📢 What You Can Do: Contact members of the Senate Rules Committee before Monday at 2:00 p.m. and urge them to amend SB 1242 to preserve local authority to use CRAs.
Click here for contact information for Senate Rules Committee members.
Ask Senators to:
- Remove the prohibition on initiating new CRA projects or issuing new debt after October 1, 2025.
- Remove the ban on creating new CRAs after July 1, 2025.
- Allow CRAs to continue their important work past 2045.
- Focus on CRA transparency and accountability — not elimination of a vital tool.
FLC Position: Oppose SB 1242 unless amended to address these concerns.
CRAs: Locally Funded Without Raising Taxes or Using State Dollars
CRAs were created to revitalize areas suffering from urban decay and crime, encourage private-sector investment, support job creation, and address the affordable housing crisis—all without raising taxes or relying on state funds. Instead, CRAs use a self-sustaining financing model known as Tax Increment Financing (TIF), where a portion of the increased property tax revenues generated by redevelopment is reinvested back into the area. This ensures local tax dollars are used locally to improve infrastructure, attract private investment, and support the businesses that choose to be in a CRA.
CRAs Are Essential to Addressing Florida’s Affordable Housing Crisis
Florida is experiencing a severe shortage of workforce and affordable housing, which threatens our economic competitiveness and workforce stability. Rather than eliminating CRAs, the Legislature should recognize them as a critical tool for increasing affordable housing supply—without additional state spending. Many CRAs already prioritize workforce housing, using their funds to incentivize private investment in new housing projects, rehabilitate existing properties to increase housing stock, and improve infrastructure needed to support housing development.
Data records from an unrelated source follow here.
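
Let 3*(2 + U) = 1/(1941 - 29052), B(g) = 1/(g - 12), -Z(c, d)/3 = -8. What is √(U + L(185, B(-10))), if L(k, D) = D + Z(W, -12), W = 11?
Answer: √7810172793038/596442 ≈ 4.6856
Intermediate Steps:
Z(c, d) = 24 (Z(c, d) = -3*(-8) = 24)
B(g) = 1/(-12 + g)
L(k, D) = 24 + D (L(k, D) = D + 24 = 24 + D)
U = -162667/81333 (U = -2 + 1/(3*(1941 - 29052)) = -2 + (⅓)/(-27111) = -2 + (⅓)*(-1/27111) = -2 - 1/81333 = -162667/81333 ≈ -2.0000)
√(U + L(185, B(-10))) = √(-162667/81333 + (24 + 1/(-12 - 10))) = √(-162667/81333 + (24 + 1/(-22))) = √(-162667/81333 + (24 - 1/22)) = √(-162667/81333 + 527/22) = √(39283817/1789326) = √7810172793038/596442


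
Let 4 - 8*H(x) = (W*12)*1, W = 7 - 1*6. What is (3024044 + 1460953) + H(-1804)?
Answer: 4484996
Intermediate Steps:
W = 1 (W = 7 - 6 = 1)
H(x) = -1 (H(x) = ½ - 1*12/8 = ½ - 3/2 = -1)
(3024044 + 1460953) + H(-1804) = (3024044 + 1460953) - 1 = 4484997 - 1 = 4484996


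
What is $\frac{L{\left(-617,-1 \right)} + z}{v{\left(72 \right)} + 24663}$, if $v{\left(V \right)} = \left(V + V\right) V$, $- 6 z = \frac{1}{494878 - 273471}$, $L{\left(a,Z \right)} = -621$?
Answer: $- \frac{824962483}{46536651702} \approx -0.017727$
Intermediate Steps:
$z = - \frac{1}{1328442}$ ($z = - \frac{1}{6 \left(494878 - 273471\right)} = - \frac{1}{6 \cdot 221407} = \left(- \frac{1}{6}\right) \frac{1}{221407} = - \frac{1}{1328442} \approx -7.5276 \cdot 10^{-7}$)
$v{\left(V \right)} = 2 V^{2}$ ($v{\left(V \right)} = 2 V V = 2 V^{2}$)
$\frac{L{\left(-617,-1 \right)} + z}{v{\left(72 \right)} + 24663} = \frac{-621 - \frac{1}{1328442}}{2 \cdot 72^{2} + 24663} = - \frac{824962483}{1328442 \left(2 \cdot 5184 + 24663\right)} = - \frac{824962483}{1328442 \left(10368 + 24663\right)} = - \frac{824962483}{1328442 \cdot 35031} = \left(- \frac{824962483}{1328442}\right) \frac{1}{35031} = - \frac{824962483}{46536651702}$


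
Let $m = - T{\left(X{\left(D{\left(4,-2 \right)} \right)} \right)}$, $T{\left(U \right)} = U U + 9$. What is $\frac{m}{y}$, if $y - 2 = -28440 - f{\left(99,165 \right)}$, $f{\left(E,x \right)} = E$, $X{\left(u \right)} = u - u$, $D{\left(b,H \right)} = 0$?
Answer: $\frac{9}{28537} \approx 0.00031538$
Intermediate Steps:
$X{\left(u \right)} = 0$
$T{\left(U \right)} = 9 + U^{2}$ ($T{\left(U \right)} = U^{2} + 9 = 9 + U^{2}$)
$m = -9$ ($m = - (9 + 0^{2}) = - (9 + 0) = \left(-1\right) 9 = -9$)
$y = -28537$ ($y = 2 - 28539 = -28537$)
$\frac{m}{y} = - \frac{9}{-28537} = \left(-9\right) \left(- \frac{1}{28537}\right) = \frac{9}{28537}$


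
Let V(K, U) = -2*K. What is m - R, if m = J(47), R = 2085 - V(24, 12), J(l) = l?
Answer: -2086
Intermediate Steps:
R = 2133 (R = 2085 - (-2)*24 = 2085 - 1*(-48) = 2085 + 48 = 2133)
m = 47
m - R = 47 - 1*2133 = 47 - 2133 = -2086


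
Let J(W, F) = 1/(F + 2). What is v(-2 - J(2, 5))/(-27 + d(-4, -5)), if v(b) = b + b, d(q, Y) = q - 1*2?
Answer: 10/77 ≈ 0.12987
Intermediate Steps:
d(q, Y) = -2 + q (d(q, Y) = q - 2 = -2 + q)
J(W, F) = 1/(2 + F)
v(b) = 2*b
v(-2 - J(2, 5))/(-27 + d(-4, -5)) = (2*(-2 - 1/(2 + 5)))/(-27 + (-2 - 4)) = (2*(-2 - 1/7))/(-27 - 6) = (2*(-2 - 1*⅐))/(-33) = -2*(-2 - ⅐)/33 = -2*(-15)/(33*7) = -1/33*(-30/7) = 10/77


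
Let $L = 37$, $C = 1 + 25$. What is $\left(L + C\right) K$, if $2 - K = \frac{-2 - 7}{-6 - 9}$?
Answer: $\frac{441}{5} \approx 88.2$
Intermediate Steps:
$C = 26$
$K = \frac{7}{5}$ ($K = 2 - \frac{-2 - 7}{-6 - 9} = 2 - - \frac{9}{-15} = 2 - \left(-9\right) \left(- \frac{1}{15}\right) = 2 - \frac{3}{5} = \frac{7}{5} \approx 1.4$)
$\left(L + C\right) K = \left(37 + 26\right) \frac{7}{5} = 63 \cdot \frac{7}{5} = \frac{441}{5}$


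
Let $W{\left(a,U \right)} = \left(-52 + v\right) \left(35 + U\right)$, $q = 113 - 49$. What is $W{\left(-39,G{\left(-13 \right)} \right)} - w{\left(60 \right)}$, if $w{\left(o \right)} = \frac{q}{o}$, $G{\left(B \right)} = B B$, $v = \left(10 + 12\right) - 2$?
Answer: $- \frac{97936}{15} \approx -6529.1$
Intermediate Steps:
$v = 20$ ($v = 22 - 2 = 20$)
$q = 64$
$G{\left(B \right)} = B^{2}$
$W{\left(a,U \right)} = -1120 - 32 U$ ($W{\left(a,U \right)} = \left(-52 + 20\right) \left(35 + U\right) = - 32 \left(35 + U\right) = -1120 - 32 U$)
$w{\left(o \right)} = \frac{64}{o}$
$W{\left(-39,G{\left(-13 \right)} \right)} - w{\left(60 \right)} = \left(-1120 - 32 \left(-13\right)^{2}\right) - \frac{64}{60} = \left(-1120 - 5408\right) - 64 \cdot \frac{1}{60} = \left(-1120 - 5408\right) - \frac{16}{15} = -6528 - \frac{16}{15} = - \frac{97936}{15}$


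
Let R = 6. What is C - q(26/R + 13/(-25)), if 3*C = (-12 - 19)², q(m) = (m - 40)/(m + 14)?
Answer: 646019/2004 ≈ 322.36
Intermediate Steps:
q(m) = (-40 + m)/(14 + m)
C = 961/3 (C = (-12 - 19)²/3 = (⅓)*(-31)² = (⅓)*961 = 961/3 ≈ 320.33)
C - q(26/R + 13/(-25)) = 961/3 - (-40 + (26/6 + 13/(-25)))/(14 + (26/6 + 13/(-25))) = 961/3 - (-40 + (26*(⅙) + 13*(-1/25)))/(14 + (26*(⅙) + 13*(-1/25))) = 961/3 - (-40 + (13/3 - 13/25))/(14 + (13/3 - 13/25)) = 961/3 - (-40 + 286/75)/(14 + 286/75) = 961/3 - (-2714)/(1336/75*75) = 961/3 - 75*(-2714)/(1336*75) = 961/3 - 1*(-1357/668) = 961/3 + 1357/668 = 646019/2004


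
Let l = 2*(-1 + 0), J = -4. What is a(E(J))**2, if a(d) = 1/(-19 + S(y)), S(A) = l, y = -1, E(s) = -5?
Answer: 1/441 ≈ 0.0022676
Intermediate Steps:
l = -2 (l = 2*(-1) = -2)
S(A) = -2
a(d) = -1/21 (a(d) = 1/(-19 - 2) = 1/(-21) = -1/21)
a(E(J))**2 = (-1/21)**2 = 1/441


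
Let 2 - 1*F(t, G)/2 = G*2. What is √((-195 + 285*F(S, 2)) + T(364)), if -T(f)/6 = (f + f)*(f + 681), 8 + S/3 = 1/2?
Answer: I*√4565895 ≈ 2136.8*I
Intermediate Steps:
S = -45/2 (S = -24 + 3/2 = -45/2 ≈ -22.500)
F(t, G) = 4 - 4*G (F(t, G) = 4 - 2*G*2 = 4 - 4*G)
T(f) = -12*f*(681 + f) (T(f) = -6*(f + f)*(f + 681) = -6*2*f*(681 + f) = -12*f*(681 + f))
√((-195 + 285*F(S, 2)) + T(364)) = √((-195 + 285*(4 - 4*2)) - 12*364*(681 + 364)) = √((-195 + 285*(4 - 8)) - 12*364*1045) = √((-195 + 285*(-4)) - 4564560) = √((-195 - 1140) - 4564560) = √(-1335 - 4564560) = √(-4565895) = I*√4565895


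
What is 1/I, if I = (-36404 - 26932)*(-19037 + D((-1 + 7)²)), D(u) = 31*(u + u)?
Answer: 1/1064361480 ≈ 9.3953e-10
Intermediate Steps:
D(u) = 62*u (D(u) = 31*(2*u) = 62*u)
I = 1064361480 (I = (-36404 - 26932)*(-19037 + 62*(-1 + 7)²) = -63336*(-19037 + 62*6²) = -63336*(-19037 + 62*36) = -63336*(-19037 + 2232) = -63336*(-16805) = 1064361480)
1/I = 1/1064361480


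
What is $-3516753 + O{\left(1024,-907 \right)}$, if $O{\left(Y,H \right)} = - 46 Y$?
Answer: $-3563857$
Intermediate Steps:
$-3516753 + O{\left(1024,-907 \right)} = -3516753 - 47104 = -3563857$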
Eliminating CRAs would strip local governments of one of their most effective, locally funded tools to address Florida’s housing crisis.
CRAs Are Critical for Small Businesses and Local Economies
Florida’s economy thrives when small businesses succeed. A primary focus of CRAs is to support entrepreneurs and small business owners by providing funding for commercial property improvements to revitalize business districts, investing in streetscape enhancements and safety improvements that attract customers, and driving private-sector redevelopment projects that create jobs and economic opportunity.
At a time when small businesses are struggling with inflation and high costs, eliminating CRAs would make it even harder for them to grow, compete, and create jobs.